É importante destacar que não alçamos o isolamento social como panaceia, pelo contrário, trata-se de uma ação de ordem “possível nos marcos da lógica burguesa”, tratada na literatura por escritores da esfinge de Camus e Defoe. O ponto central é que, não é do interesse capitalista usar a propriedade privada dos meios de produção para a resolução desses problemas, é mais vantajoso sacrificar a vida humana, uma vez que, para a produção, essa vida é substituída como peças na lógica mercadológica. O isolamento social sem condições dignas de vida implica no aprofundamento da pandemia, e tira também das costas dos governos a culpa por tal situação.

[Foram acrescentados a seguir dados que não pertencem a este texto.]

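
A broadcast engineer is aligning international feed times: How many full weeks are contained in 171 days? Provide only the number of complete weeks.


Total days: 171
Days per week: 7
Division: 171 / 7 = 24 remainder 3
Complete weeks: 24
Remaining days: 3

24


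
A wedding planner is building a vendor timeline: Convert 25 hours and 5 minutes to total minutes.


Hours: 25
Minutes: 5
Convert hours to minutes: 25 x 60 = 1500
Add remaining minutes: 1500 + 5 = 1505

1505


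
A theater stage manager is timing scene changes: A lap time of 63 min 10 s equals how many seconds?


Minutes: 63
Seconds: 10
Convert minutes to seconds: 63 x 60 = 3780
Add remaining seconds: 3780 + 10 = 3790

3790


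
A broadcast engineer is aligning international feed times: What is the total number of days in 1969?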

É a partir desse ponto que podemos entender a expropriação da propriedade privada dos meios de produção como chave analítica para visualizarmos outro modo de produção em que essa prioridade seja coletiva e que seja balizada pelas necessidades e não pelo lucro, poderia muito bem resolver a atual situação de forma relativamente simples. Ou seja, quando o capitalismo coloca o debate Economia versus Vida, ele esterilizada toda a compreensão acerca da determinação social do processo saúde-doença, procura atomizar as relações sociais de produção e consequentemente seus impactos na saúde em um joguete liberal, culpabilizando os indivíduos (que vivem em sociedade), pela própria condição de vida (obviamente que não estamos excluindo aqui o cuidado de si, mas refletindo no marco da totalidade das relações sociais de produção, como a saúde é parte uma múltiplas determinações, e não apenas do viés biológico ou meramente social).

Por esse motivo, ao compreenderem de forma dicotômica e sem nexo, se prendem ao isolamento social e consequentemente flexibilização das atividades sem nenhuma segurança. Ao não enxergar de forma dialética e crítica o processo, muitos analistas se prendem aos “determinantes sociais”, a parcelas e arestas da totalidade, não conseguindo enxergar que saúde, econômica, sociedade, pandemia e política fazem parte de um conjunto, e que só há uma forma concreta de dar uma resolução tal problema: através de uma gestão realizada pelos próprios trabalhadores, regida pela necessidade coletiva e não pelo individualismo burguês. Não há sentido algum em abrirmos shoppings quando precisamos de respiradores, equipamentos de saúde, vacina, remédios. A sanha capitalista é irracional, como também não há sentido continuarmos produzindo carros em plena pandemia, em um planeta que já está abarrotado de carros, com cidades nada saudáveis.

Ao largo desse debate, compreendemos também que tal situação não será alterada com a realização de alianças espúrias com golpistas da esfinge de Rodrigo Maia, FHC e Alcolumbre como externalizado através do primeiro de Maio desse ano através de partidos tradicionais no Brasil, como é o caso do PT que busca capitalizar tal situação para uma via meramente eleitoral, preservando esse regime podre. Frente a essa realidade, só existe um caminho, unificação da classe trabalhadora em uma frente única proletária, que ao se unir politicamente, consiga aproveitar a atual situação para encabeçar medidas programáticas como testes massivos, recondução da malha produtiva, e a fomentação de uma assembleia nacional constituinte que marque de modo palpável os interesses da maioria.